Arrestato il boss della ‘ndrangheta Simone Cuppari. La sua ‘ndrina faceva base a Francavilla

FRANCAVILLA, 1 agosto – Faceva base in Abruzzo, a Francavilla al Mare ed era inseguito dalle procure di L’Aquila, Pescara e Locri. E’ stato arrestato ieri pomeriggio, in provincia di Bergamo, dai carabinieri di Chieti. E’ finita così la lunga latitanza di Simone Cuppari, capo dell’omonima ‘ndrina appartenente alla ‘ndrangheta calabrese.

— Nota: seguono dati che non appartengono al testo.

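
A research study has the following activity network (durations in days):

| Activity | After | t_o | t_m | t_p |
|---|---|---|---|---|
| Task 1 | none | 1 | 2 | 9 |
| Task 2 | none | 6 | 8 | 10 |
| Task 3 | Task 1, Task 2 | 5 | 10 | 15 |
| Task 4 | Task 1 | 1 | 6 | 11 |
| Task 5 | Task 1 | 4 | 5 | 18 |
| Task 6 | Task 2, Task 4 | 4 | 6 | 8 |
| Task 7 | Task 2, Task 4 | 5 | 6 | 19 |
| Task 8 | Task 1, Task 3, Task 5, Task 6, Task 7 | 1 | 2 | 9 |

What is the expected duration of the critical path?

te_Task 1 = (1 + 4·2 + 9)/6 = 18/6 = 3
te_Task 2 = (6 + 4·8 + 10)/6 = 48/6 = 8
te_Task 3 = (5 + 4·10 + 15)/6 = 60/6 = 10
te_Task 4 = (1 + 4·6 + 11)/6 = 36/6 = 6
te_Task 5 = (4 + 4·5 + 18)/6 = 42/6 = 7
te_Task 6 = (4 + 4·6 + 8)/6 = 36/6 = 6
te_Task 7 = (5 + 4·6 + 19)/6 = 48/6 = 8
te_Task 8 = (1 + 4·2 + 9)/6 = 18/6 = 3

Forward pass:
ES_Task 1 = 0; EF_Task 1 = 3
ES_Task 2 = 0; EF_Task 2 = 8
ES_Task 3 = max(EF_Task 1=3, EF_Task 2=8) = 8; EF_Task 3 = 8+10 = 18
ES_Task 4 = 3; EF_Task 4 = 3+6 = 9
ES_Task 5 = 3; EF_Task 5 = 3+7 = 10
ES_Task 6 = max(EF_Task 2=8, EF_Task 4=9) = 9; EF_Task 6 = 9+6 = 15
ES_Task 7 = max(EF_Task 2=8, EF_Task 4=9) = 9; EF_Task 7 = 9+8 = 17
ES_Task 8 = max(EF_Task 1=3, EF_Task 3=18, EF_Task 5=10, EF_Task 6=15, EF_Task 7=17) = 18; EF_Task 8 = 18+3 = 21
Expected project duration μ = 21 days. Critical path: Task 2 → Task 3 → Task 8.

21 days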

Proveniente da Brancaleone, è considerato un elemento di spicco di una delle più spietati associazioni per delinquere di stampo mafioso, dedita prevalentemente al traffico di sostanze stupefacenti e al riciclaggio. L’organizzazione, con base a Francavilla, aveva ramificazioni in tutta Italia.


Cuppari lo scorso 10 luglio era stato condannato a 28 anni di reclusione per traffico di cocaina, sulla base di una sentenza emessa dal Tribunale di Chieti. Su di lui pendono tre ordinanze di custodia cautelare in carcere, emesse dalla Dda di L’Aquila e di Reggio Calabria e dal Tribunale di Pescara.

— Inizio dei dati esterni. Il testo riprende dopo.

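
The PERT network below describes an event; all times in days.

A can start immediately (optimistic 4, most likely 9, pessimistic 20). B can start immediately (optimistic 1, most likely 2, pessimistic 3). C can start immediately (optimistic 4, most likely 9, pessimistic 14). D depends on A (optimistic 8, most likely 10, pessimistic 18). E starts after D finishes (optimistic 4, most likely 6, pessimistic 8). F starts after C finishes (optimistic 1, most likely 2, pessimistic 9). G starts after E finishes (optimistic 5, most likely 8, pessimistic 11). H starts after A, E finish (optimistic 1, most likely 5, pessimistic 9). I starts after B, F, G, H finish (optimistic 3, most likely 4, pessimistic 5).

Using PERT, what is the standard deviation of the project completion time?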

Era riuscito alle operazioni ‘Sparta’ e ‘Banco Nuovo’ condotte dai carabinieri di Pescara e di Locri, e alla cattura, nel febbraio 2017, in occasione dell’operazione ‘Design’, coordinata dalla Direzione Distrettuale Antimafia di L’Aquila e condotta dai carabinieri di Chieti.

I contatti con la Calabria li teneva attraverso i classici ‘pizzini’ e lui, che pure non era solito parlare a telefono, alla fine è stato tradito proprio da una telefonata intercettata: quella con cui ha prenotato una vacanza per la settimana di Ferragosto, che avrebbe dovuto trascorrere insieme a moglie e due figli a Eraclea Terme.

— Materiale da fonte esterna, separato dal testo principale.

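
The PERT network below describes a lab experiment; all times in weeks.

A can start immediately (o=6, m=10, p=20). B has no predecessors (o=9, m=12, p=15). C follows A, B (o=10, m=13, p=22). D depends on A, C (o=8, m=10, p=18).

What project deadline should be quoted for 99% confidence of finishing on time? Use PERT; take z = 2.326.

43.5 weeks

te_A = (6 + 4·10 + 20)/6 = 66/6 = 11; σ²_A = ((20−6)/6)² = 5.444
te_B = (9 + 4·12 + 15)/6 = 72/6 = 12; σ²_B = ((15−9)/6)² = 1.000
te_C = (10 + 4·13 + 22)/6 = 84/6 = 14; σ²_C = ((22−10)/6)² = 4.000
te_D = (8 + 4·10 + 18)/6 = 66/6 = 11; σ²_D = ((18−8)/6)² = 2.778

Forward pass:
ES_A = 0; EF_A = 11
ES_B = 0; EF_B = 12
ES_C = max(EF_A=11, EF_B=12) = 12; EF_C = 12+14 = 26
ES_D = max(EF_A=11, EF_C=26) = 26; EF_D = 26+11 = 37
Expected project duration μ = 37 weeks. Critical path: B → C → D.

Variance along critical path = 1.000 + 4.000 + 2.778 = 7.778; σ = 2.789 weeks.
D = μ + z·σ = 37 + 2.326·2.789 = 43.5 weeks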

Cuppari, nell’organizzazione, è considerato un ‘vangelista’, ovvero uno dei vertici della ‘ndrangheta che partecipa alle riunioni dei comitati provinciali per le decisioni. Lo scorso anno riuscì a scampare al blitz, con 19 arresti, che portò a smantellare la cellula ‘ndranghetista’ in Abruzzo.

Da quel momento i carabinieri di Chieti non gli hanno dato tregua,  tenendo sotto controllo audio e video decine di utenze telefoniche e possibili nascondigli e soprattutto monitorando i movimenti tra la Calabria e l’aeroporto di Orio al Serio, così come di alcuni personaggi che, come si è scoperto, portavano ‘pizzini’ nell’area bergamasca.

Al momento dell’arresto il boss calabrese non ha detto un parola: viveva in una palazzina dove aveva preso in affitto un appartamento tramite un prestanome. A quell’ora era uscito, forse, per fare la spesa, ma i carabinieri avevano circondato l’intero edificio.